Belakangan studi tentang stok karbon tinggi atau dikenal dengan pendekatan High Carbon Stock (HCS Approach) sudah mulai dilakukan oleh sejumlah pihak terkait seperti Greenpeace, RSPO, dan lainnya.
HCS secara luas didefinisikan sebagai lahan dengan kadar karbon tinggi seperti lahan gambut, hutan primer, dan hutan hujan dengan curah tinggi-rendah.
Pembukaan lahan HCS untuk perkebunan atau pertanian akan memproduksi gas rumah kaca dengan tingkat jauh lebih tinggi yang dilepaskan ke atmosfer jika dibandingkan dengan kawasan non HCS.

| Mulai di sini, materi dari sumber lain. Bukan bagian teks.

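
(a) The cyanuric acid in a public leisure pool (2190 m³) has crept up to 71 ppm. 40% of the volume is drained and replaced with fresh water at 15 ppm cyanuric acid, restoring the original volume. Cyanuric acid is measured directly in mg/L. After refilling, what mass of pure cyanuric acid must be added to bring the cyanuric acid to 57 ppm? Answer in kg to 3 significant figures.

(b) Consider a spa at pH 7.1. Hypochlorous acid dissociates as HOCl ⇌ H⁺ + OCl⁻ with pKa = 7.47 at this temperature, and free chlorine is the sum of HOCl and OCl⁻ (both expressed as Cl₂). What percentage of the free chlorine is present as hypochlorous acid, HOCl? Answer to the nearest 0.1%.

(a) Volume: 2190 m³ = 2,190,000 L.
(a) After draining 40% and refilling: 71 × 0.60 + 15 × 0.40 = 48.6 ppm.
(a) Deficit to target: 57 − 48.6 = 8.4 mg/L.
(a) Mass: 8.4 mg/L × 2,190,000 L = 18,400 g cyanuric acid.

(b) [OCl⁻]/[HOCl] = 10^(pH − pKa) = 10^(7.1 − 7.47) = 10^-0.37 = 0.4266.
(b) Fraction as HOCl = 1 / (1 + 0.4266) = 0.701.

(a) 18.4 kg; (b) 70.1%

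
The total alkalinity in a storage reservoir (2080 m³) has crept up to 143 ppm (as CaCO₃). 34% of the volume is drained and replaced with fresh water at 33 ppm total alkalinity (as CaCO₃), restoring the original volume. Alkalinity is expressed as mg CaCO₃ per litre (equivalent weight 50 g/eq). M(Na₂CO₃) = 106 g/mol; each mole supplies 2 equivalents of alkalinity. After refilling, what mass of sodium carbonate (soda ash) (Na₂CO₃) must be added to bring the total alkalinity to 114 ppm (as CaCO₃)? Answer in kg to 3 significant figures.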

Dengan banyaknya perusahaan kelapa sawit yang berkomitmen untuk mengurangi dampak iklim dan deforestasi maka sangat dibutuhkan kerangka kerja atau acuan yang tepat dan efektif guna mengidentifikasi lahan-lahan HCS.
Itu sebabnya pendekatan HCS disusun sebagai panduan untuk membantu perusahaan dan stakeholders industri sawit lainnya mengimplementasikan komitmen meminimalisasi atau bahkan menghentikan pembukaan kawasan hutan (deforestation).
Sejauh ini sudah dilakukan studi HCS yang secara teknis bertujuan mengukur besarnya stok karbon yang bakal lepas ketika satu kawasan hutan dibuka untuk perkebunan atau pertanian.
Hasil studi pengukuran stok karbon oleh Greenpeace misalnya, secara tegas merekomendasikan deforestasi di lahan-lahan HCS guna menyelamatkan lingkungan.
"Intinya studi bertujuan untuk stop pembukaan hutan di kawasan HCS," tegas Grant Rosoman, Global Forests Solutions Coordinator Greenpeace International.
Sejauh ini, katanya, sudah dibentuk semacam komite pengawas dan forum konsultasi LSM terkait HCS. Studi ini fokus kepada efek rumah kaca sebagai alat untuk menilai rencana pelepasan lahan.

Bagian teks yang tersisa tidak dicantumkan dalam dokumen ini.